Dahlstrand, Frederick C. Amos Bronson Alcott, an Intellectual Biography. Rutherford [N.J.] :  Londn: Fairleigh Dickinson University Press ; Associated University Presses, 1982.

Dahlstrand examines the ideas of American philosopher Amos Bronson Alcott, who along with Emerson, Thoreau and Hawthorne, was one of the main figures in the transcendentalist movement of the 19th century. With a critical eye, Dahlstrand details the historical significance of Bronson's idealism, philosophy on education, and reasoning for a plant-based diet.

Matteson, John. Eden’s Outcasts: The Story of Louisa May Alcott and Her Father. 1st ed. New York: W.W. Norton, 2007.

Matteson paints a picture of Louisa May Alcott, the American novelist best known for writing the book Little Women. Matteson chronicles the philosophical clash in the often tumultuous relationship between Louisa May and her father Bronson. The friction between famous father and daughter, notably due to Louisa May’s independent personality and Bronson’s strict child-rearing views, is highlighted.

Sanborn, F. B. Bronson Alcott at Alcott House, England, and Fruitlands, New England (1842-1844). Cedar Rapids, Ia: The Torch press, 1908.

Sanborn explores many facets of Bronson Alcott's life before and after the closing of the agrarian commune known as Fruitlands. Fruit was to be the staple of daily food on this utopian farm, where over a dozen people helped plant multiple acres of fruit and vegetable trees. Fruitlands failed to become a true eden, and a rash of problems from inhabitant unrest to severe weather, the Utopian community closed the winter after it opened.

Sears, Clara Endicott. Bronson Alcott’s Fruitlands. Boston: Houghton Mifflin, 1915.

Sears peels back the layers on the people who ascended to Alcott's Harvard, Massachusetts commune in the 1840s. Real life accounts from the eyewitnesses, community members, and transcendentalists who lived at Fruitlands are uncovered and brought to the surface. Transcendental Wild Oats, a first hand account of the Alcott family’s experiment of community living, is delivered by Louisa May Alcott

Alcott, Amos Bronson. “The Healthian.”, no. 1 v. 1 v. London: J. Cleave, 1842.;view=thumb;seq=1.

The Healthian was a news pamphlet written by students at Alcott House in London, England. In No. 1, Vol. 1, the Editor describes the content as a Prospectus, and invites any reader who agrees with the philosophies printed in The Healthian, to commune further. The section Principles and Plan of this Publication delivers a theory that the body is an instrument of the spirit, and in order to remain the greatest version one’s self, the individual must remain healthy. In No. 5 of the volume, the Editor’s answer to “Barbara’s Letter” titled Flesh Diet is the first known appearance of the word vegetarian in print.

Matteson, John. “Little Woman.”, no. 6 v. 30. National Endowment for the Humanities. December, 2009.

Matteson goes into great detail about the intriguing life of Louisa May Alcott. He illustrates Louisa May’s life as a writer, her days of learning alongside Emerson and Thoreau, and her final days. Matteson also reveals what it was like for Louisa May to have Amos Bronson Alcott as a father.
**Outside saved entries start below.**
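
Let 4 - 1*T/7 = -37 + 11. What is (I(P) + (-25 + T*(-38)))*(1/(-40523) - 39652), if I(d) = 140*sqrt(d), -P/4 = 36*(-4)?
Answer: 7463669596065/40523 ≈ 1.8418e+8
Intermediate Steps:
T = 210 (T = 28 - 7*(-37 + 11) = 28 - 7*(-26) = 28 + 182 = 210)
P = 576 (P = -144*(-4) = -4*(-144) = 576)
(I(P) + (-25 + T*(-38)))*(1/(-40523) - 39652) = (140*sqrt(576) + (-25 + 210*(-38)))*(1/(-40523) - 39652) = (140*24 + (-25 - 7980))*(-1/40523 - 39652) = (3360 - 8005)*(-1606817997/40523) = -4645*(-1606817997/40523) = 7463669596065/40523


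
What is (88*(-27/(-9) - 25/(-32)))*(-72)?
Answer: -23958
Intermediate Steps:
(88*(-27/(-9) - 25/(-32)))*(-72) = (88*(-27*(-1/9) - 25*(-1/32)))*(-72) = (88*(3 + 25/32))*(-72) = (88*(121/32))*(-72) = (1331/4)*(-72) = -23958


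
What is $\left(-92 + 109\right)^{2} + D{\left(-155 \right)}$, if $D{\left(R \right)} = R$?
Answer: $134$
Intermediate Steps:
$\left(-92 + 109\right)^{2} + D{\left(-155 \right)} = \left(-92 + 109\right)^{2} - 155 = 17^{2} - 155 = 289 - 155 = 134$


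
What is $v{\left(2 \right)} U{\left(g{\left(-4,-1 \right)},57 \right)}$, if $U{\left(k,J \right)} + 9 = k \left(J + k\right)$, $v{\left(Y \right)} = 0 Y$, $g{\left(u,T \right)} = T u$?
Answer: $0$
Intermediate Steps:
$v{\left(Y \right)} = 0$
$U{\left(k,J \right)} = -9 + k \left(J + k\right)$
$v{\left(2 \right)} U{\left(g{\left(-4,-1 \right)},57 \right)} = 0 \left(-9 + \left(\left(-1\right) \left(-4\right)\right)^{2} + 57 \left(\left(-1\right) \left(-4\right)\right)\right) = 0 \left(-9 + 4^{2} + 57 \cdot 4\right) = 0 \left(-9 + 16 + 228\right) = 0 \cdot 235 = 0$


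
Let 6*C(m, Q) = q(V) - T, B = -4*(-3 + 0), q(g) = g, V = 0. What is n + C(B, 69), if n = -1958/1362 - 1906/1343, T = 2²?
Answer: -3222505/914583 ≈ -3.5235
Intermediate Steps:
T = 4
B = 12 (B = -4*(-3) = 12)
C(m, Q) = -⅔ (C(m, Q) = (0 - 1*4)/6 = (0 - 4)/6 = (⅙)*(-4) = -⅔)
n = -2612783/914583 (n = -1958*1/1362 - 1906*1/1343 = -979/681 - 1906/1343 = -2612783/914583 ≈ -2.8568)
n + C(B, 69) = -2612783/914583 - ⅔ = -3222505/914583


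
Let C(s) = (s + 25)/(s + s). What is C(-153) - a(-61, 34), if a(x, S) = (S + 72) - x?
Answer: -25487/153 ≈ -166.58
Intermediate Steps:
a(x, S) = 72 + S - x (a(x, S) = (72 + S) - x = 72 + S - x)
C(s) = (25 + s)/(2*s) (C(s) = (25 + s)/((2*s)) = (25 + s)*(1/(2*s)) = (25 + s)/(2*s))
C(-153) - a(-61, 34) = (½)*(25 - 153)/(-153) - (72 + 34 - 1*(-61)) = (½)*(-1/153)*(-128) - (72 + 34 + 61) = 64/153 - 1*167 = 64/153 - 167 = -25487/153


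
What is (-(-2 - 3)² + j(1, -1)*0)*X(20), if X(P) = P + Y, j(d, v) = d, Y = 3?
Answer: -575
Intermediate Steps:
X(P) = 3 + P (X(P) = P + 3 = 3 + P)
(-(-2 - 3)² + j(1, -1)*0)*X(20) = (-(-2 - 3)² + 1*0)*(3 + 20) = (-1*(-5)² + 0)*23 = (-1*25 + 0)*23 = (-25 + 0)*23 = -25*23 = -575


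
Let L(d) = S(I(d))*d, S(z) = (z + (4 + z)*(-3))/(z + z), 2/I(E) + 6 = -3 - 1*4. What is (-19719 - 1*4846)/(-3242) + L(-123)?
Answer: -15128543/3242 ≈ -4666.4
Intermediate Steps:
I(E) = -2/13 (I(E) = 2/(-6 + (-3 - 1*4)) = 2/(-6 + (-3 - 4)) = 2/(-6 - 7) = 2/(-13) = 2*(-1/13) = -2/13)
S(z) = (-12 - 2*z)/(2*z) (S(z) = (z + (-12 - 3*z))/((2*z)) = (-12 - 2*z)*(1/(2*z)) = (-12 - 2*z)/(2*z))
L(d) = 38*d (L(d) = ((-6 - 1*(-2/13))/(-2/13))*d = (-13*(-6 + 2/13)/2)*d = (-13/2*(-76/13))*d = 38*d)
(-19719 - 1*4846)/(-3242) + L(-123) = (-19719 - 1*4846)/(-3242) + 38*(-123) = (-19719 - 4846)*(-1/3242) - 4674 = -24565*(-1/3242) - 4674 = 24565/3242 - 4674 = -15128543/3242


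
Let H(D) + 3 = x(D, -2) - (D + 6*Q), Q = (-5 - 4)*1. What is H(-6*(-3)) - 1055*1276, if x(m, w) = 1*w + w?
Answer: -1346151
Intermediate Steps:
Q = -9 (Q = -9*1 = -9)
x(m, w) = 2*w (x(m, w) = w + w = 2*w)
H(D) = 47 - D (H(D) = -3 + (2*(-2) - (D + 6*(-9))) = -3 + (-4 - (D - 54)) = -3 + (-4 - (-54 + D)) = -3 + (-4 + (54 - D)) = -3 + (50 - D) = 47 - D)
H(-6*(-3)) - 1055*1276 = (47 - (-6)*(-3)) - 1055*1276 = (47 - 1*18) - 1346180 = (47 - 18) - 1346180 = 29 - 1346180 = -1346151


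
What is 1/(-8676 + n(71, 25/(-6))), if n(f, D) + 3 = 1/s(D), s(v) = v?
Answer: -25/216981 ≈ -0.00011522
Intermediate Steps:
n(f, D) = -3 + 1/D
1/(-8676 + n(71, 25/(-6))) = 1/(-8676 + (-3 + 1/(25/(-6)))) = 1/(-8676 + (-3 + 1/(25*(-1/6)))) = 1/(-8676 + (-3 + 1/(-25/6))) = 1/(-8676 + (-3 - 6/25)) = 1/(-8676 - 81/25) = 1/(-216981/25) = -25/216981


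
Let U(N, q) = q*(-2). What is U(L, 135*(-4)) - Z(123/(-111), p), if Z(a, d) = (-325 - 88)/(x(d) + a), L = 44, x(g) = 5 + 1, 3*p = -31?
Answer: 210761/181 ≈ 1164.4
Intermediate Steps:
p = -31/3 (p = (⅓)*(-31) = -31/3 ≈ -10.333)
x(g) = 6
Z(a, d) = -413/(6 + a) (Z(a, d) = (-325 - 88)/(6 + a) = -413/(6 + a))
U(N, q) = -2*q
U(L, 135*(-4)) - Z(123/(-111), p) = -270*(-4) - (-413)/(6 + 123/(-111)) = -2*(-540) - (-413)/(6 + 123*(-1/111)) = 1080 - (-413)/(6 - 41/37) = 1080 - (-413)/181/37 = 1080 - (-413)*37/181 = 1080 - 1*(-15281/181) = 1080 + 15281/181 = 210761/181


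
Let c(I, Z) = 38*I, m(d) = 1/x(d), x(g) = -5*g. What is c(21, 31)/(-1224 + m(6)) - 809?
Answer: -29731229/36721 ≈ -809.65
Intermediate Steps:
m(d) = -1/(5*d) (m(d) = 1/(-5*d) = -1/(5*d))
c(21, 31)/(-1224 + m(6)) - 809 = (38*21)/(-1224 - ⅕/6) - 809 = 798/(-1224 - ⅕*⅙) - 809 = 798/(-1224 - 1/30) - 809 = 798/(-36721/30) - 809 = 798*(-30/36721) - 809 = -23940/36721 - 809 = -29731229/36721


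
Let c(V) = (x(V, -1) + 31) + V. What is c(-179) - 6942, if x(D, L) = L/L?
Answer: -7089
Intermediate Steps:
x(D, L) = 1
c(V) = 32 + V (c(V) = (1 + 31) + V = 32 + V)
c(-179) - 6942 = (32 - 179) - 6942 = -147 - 6942 = -7089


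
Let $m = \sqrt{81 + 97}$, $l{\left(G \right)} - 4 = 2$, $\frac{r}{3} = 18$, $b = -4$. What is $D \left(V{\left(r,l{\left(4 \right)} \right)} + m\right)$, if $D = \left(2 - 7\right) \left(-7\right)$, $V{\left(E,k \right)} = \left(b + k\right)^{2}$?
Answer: $140 + 35 \sqrt{178} \approx 606.96$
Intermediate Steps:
$r = 54$ ($r = 3 \cdot 18 = 54$)
$l{\left(G \right)} = 6$ ($l{\left(G \right)} = 4 + 2 = 6$)
$V{\left(E,k \right)} = \left(-4 + k\right)^{2}$
$m = \sqrt{178} \approx 13.342$
$D = 35$ ($D = \left(-5\right) \left(-7\right) = 35$)
$D \left(V{\left(r,l{\left(4 \right)} \right)} + m\right) = 35 \left(\left(-4 + 6\right)^{2} + \sqrt{178}\right) = 35 \left(2^{2} + \sqrt{178}\right) = 35 \left(4 + \sqrt{178}\right) = 140 + 35 \sqrt{178}$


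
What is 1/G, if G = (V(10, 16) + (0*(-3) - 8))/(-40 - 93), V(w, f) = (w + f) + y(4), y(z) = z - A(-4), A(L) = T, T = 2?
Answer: -133/20 ≈ -6.6500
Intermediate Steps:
A(L) = 2
y(z) = -2 + z (y(z) = z - 1*2 = z - 2 = -2 + z)
V(w, f) = 2 + f + w (V(w, f) = (w + f) + (-2 + 4) = (f + w) + 2 = 2 + f + w)
G = -20/133 (G = ((2 + 16 + 10) + (0*(-3) - 8))/(-40 - 93) = (28 + (0 - 8))/(-133) = (28 - 8)*(-1/133) = 20*(-1/133) = -20/133 ≈ -0.15038)
1/G = 1/(-20/133) = -133/20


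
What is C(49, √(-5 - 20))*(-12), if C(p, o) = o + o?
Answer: -120*I ≈ -120.0*I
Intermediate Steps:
C(p, o) = 2*o
C(49, √(-5 - 20))*(-12) = (2*√(-5 - 20))*(-12) = (2*√(-25))*(-12) = (2*(5*I))*(-12) = (10*I)*(-12) = -120*I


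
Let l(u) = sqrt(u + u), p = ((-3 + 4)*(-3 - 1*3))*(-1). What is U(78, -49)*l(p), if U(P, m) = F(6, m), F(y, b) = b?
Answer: -98*sqrt(3) ≈ -169.74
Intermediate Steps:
p = 6 (p = (1*(-3 - 3))*(-1) = (1*(-6))*(-1) = -6*(-1) = 6)
l(u) = sqrt(2)*sqrt(u) (l(u) = sqrt(2*u) = sqrt(2)*sqrt(u))
U(P, m) = m
U(78, -49)*l(p) = -49*sqrt(2)*sqrt(6) = -98*sqrt(3)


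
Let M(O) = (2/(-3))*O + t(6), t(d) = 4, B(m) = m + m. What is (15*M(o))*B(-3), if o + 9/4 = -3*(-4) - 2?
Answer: 105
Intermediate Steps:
B(m) = 2*m
o = 31/4 (o = -9/4 + (-3*(-4) - 2) = -9/4 + (12 - 2) = -9/4 + 10 = 31/4 ≈ 7.7500)
M(O) = 4 - 2*O/3 (M(O) = (2/(-3))*O + 4 = (2*(-⅓))*O + 4 = -2*O/3 + 4 = 4 - 2*O/3)
(15*M(o))*B(-3) = (15*(4 - ⅔*31/4))*(2*(-3)) = (15*(4 - 31/6))*(-6) = (15*(-7/6))*(-6) = -35/2*(-6) = 105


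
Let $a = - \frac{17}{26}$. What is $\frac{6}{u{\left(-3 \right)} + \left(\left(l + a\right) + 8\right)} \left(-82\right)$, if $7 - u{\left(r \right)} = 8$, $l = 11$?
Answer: $- \frac{312}{11} \approx -28.364$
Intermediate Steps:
$u{\left(r \right)} = -1$ ($u{\left(r \right)} = 7 - 8 = -1$)
$a = - \frac{17}{26}$ ($a = \left(-17\right) \frac{1}{26} = - \frac{17}{26} \approx -0.65385$)
$\frac{6}{u{\left(-3 \right)} + \left(\left(l + a\right) + 8\right)} \left(-82\right) = \frac{6}{-1 + \left(\left(11 - \frac{17}{26}\right) + 8\right)} \left(-82\right) = \frac{6}{-1 + \left(\frac{269}{26} + 8\right)} \left(-82\right) = \frac{6}{-1 + \frac{477}{26}} \left(-82\right) = \frac{6}{\frac{451}{26}} \left(-82\right) = 6 \cdot \frac{26}{451} \left(-82\right) = \frac{156}{451} \left(-82\right) = - \frac{312}{11}$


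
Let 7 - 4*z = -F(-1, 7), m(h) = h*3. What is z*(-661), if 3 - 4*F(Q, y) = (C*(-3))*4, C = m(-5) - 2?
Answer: 114353/16 ≈ 7147.1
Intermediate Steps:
m(h) = 3*h
C = -17 (C = 3*(-5) - 2 = -15 - 2 = -17)
F(Q, y) = -201/4 (F(Q, y) = 3/4 - (-17*(-3))*4/4 = 3/4 - 51*4/4 = 3/4 - 1/4*204 = 3/4 - 51 = -201/4)
z = -173/16 (z = 7/4 - (-1)*(-201)/(4*4) = 7/4 - 1/4*201/4 = 7/4 - 201/16 = -173/16 ≈ -10.813)
z*(-661) = -173/16*(-661) = 114353/16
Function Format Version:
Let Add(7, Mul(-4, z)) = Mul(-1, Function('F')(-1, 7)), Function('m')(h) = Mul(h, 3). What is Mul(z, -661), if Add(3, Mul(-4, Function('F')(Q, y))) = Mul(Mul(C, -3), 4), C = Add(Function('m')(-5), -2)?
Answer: Rational(114353, 16) ≈ 7147.1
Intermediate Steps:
Function('m')(h) = Mul(3, h)
C = -17 (C = Add(Mul(3, -5), -2) = Add(-15, -2) = -17)
Function('F')(Q, y) = Rational(-201, 4) (Function('F')(Q, y) = Add(Rational(3, 4), Mul(Rational(-1, 4), Mul(Mul(-17, -3), 4))) = Add(Rational(3, 4), Mul(Rational(-1, 4), Mul(51, 4))) = Add(Rational(3, 4), Mul(Rational(-1, 4), 204)) = Add(Rational(3, 4), -51) = Rational(-201, 4))
z = Rational(-173, 16) (z = Add(Rational(7, 4), Mul(Rational(-1, 4), Mul(-1, Rational(-201, 4)))) = Add(Rational(7, 4), Mul(Rational(-1, 4), Rational(201, 4))) = Add(Rational(7, 4), Rational(-201, 16)) = Rational(-173, 16) ≈ -10.813)
Mul(z, -661) = Mul(Rational(-173, 16), -661) = Rational(114353, 16)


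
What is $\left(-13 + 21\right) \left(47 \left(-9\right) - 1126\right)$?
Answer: $-12392$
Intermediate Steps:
$\left(-13 + 21\right) \left(47 \left(-9\right) - 1126\right) = 8 \left(-423 - 1126\right) = 8 \left(-1549\right) = -12392$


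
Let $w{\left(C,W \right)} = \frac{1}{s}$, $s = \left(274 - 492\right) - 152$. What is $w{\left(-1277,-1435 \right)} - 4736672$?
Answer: $- \frac{1752568641}{370} \approx -4.7367 \cdot 10^{6}$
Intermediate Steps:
$s = -370$ ($s = -218 - 152 = -370$)
$w{\left(C,W \right)} = - \frac{1}{370}$ ($w{\left(C,W \right)} = \frac{1}{-370} = - \frac{1}{370}$)
$w{\left(-1277,-1435 \right)} - 4736672 = - \frac{1}{370} - 4736672 = - \frac{1752568641}{370}$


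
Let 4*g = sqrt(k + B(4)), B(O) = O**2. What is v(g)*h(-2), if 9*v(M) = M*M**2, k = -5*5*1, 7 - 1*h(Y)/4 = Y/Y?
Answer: -9*I/8 ≈ -1.125*I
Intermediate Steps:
h(Y) = 24 (h(Y) = 28 - 4*Y/Y = 28 - 4*1 = 28 - 4 = 24)
k = -25 (k = -25*1 = -25)
g = 3*I/4 (g = sqrt(-25 + 4**2)/4 = sqrt(-25 + 16)/4 = sqrt(-9)/4 = (3*I)/4 = 3*I/4 ≈ 0.75*I)
v(M) = M**3/9 (v(M) = (M*M**2)/9 = M**3/9)
v(g)*h(-2) = ((3*I/4)**3/9)*24 = ((-27*I/64)/9)*24 = -3*I/64*24 = -9*I/8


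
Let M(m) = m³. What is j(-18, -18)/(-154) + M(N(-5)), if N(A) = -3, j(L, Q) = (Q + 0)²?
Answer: -2241/77 ≈ -29.104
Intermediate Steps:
j(L, Q) = Q²
j(-18, -18)/(-154) + M(N(-5)) = (-18)²/(-154) + (-3)³ = 324*(-1/154) - 27 = -162/77 - 27 = -2241/77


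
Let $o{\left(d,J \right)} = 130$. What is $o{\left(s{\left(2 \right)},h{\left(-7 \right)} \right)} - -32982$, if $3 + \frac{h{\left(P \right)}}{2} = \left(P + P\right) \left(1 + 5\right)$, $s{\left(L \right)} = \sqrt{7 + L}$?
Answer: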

Louisa May, the daughter with a temper who went through violent mood swings, and Bronson, the stern, unyielding, Transcendentalist philosopher. John Matterson won the 2008 Pulitzer Prize in Biography for his book Eden’s Outcasts: The Story of Louisa May Alcott and Her Father.


American Memory, Library of Congress. “Today in History: November 29.” Today in History. November, 2010.

The Library of Congress dedicated the November 29 entry, for 2010, to the Alcott family. Located in the American Memory Home, the “Today in History” was selected largely due to Amos Bronson Alcott being born on November 29. The chronological story of the Alcotts uncovers letters written by Louisa May Alcott (who, incidentally, wrote of November being a disagreeable month in her classic novel Little Women), suffrage and women’s rights issues which Louisa May fought for alongside her social worker mother Abigail Alcott, and the lifetime of writings by New England Transcendentalist Amos Bronson Alcott.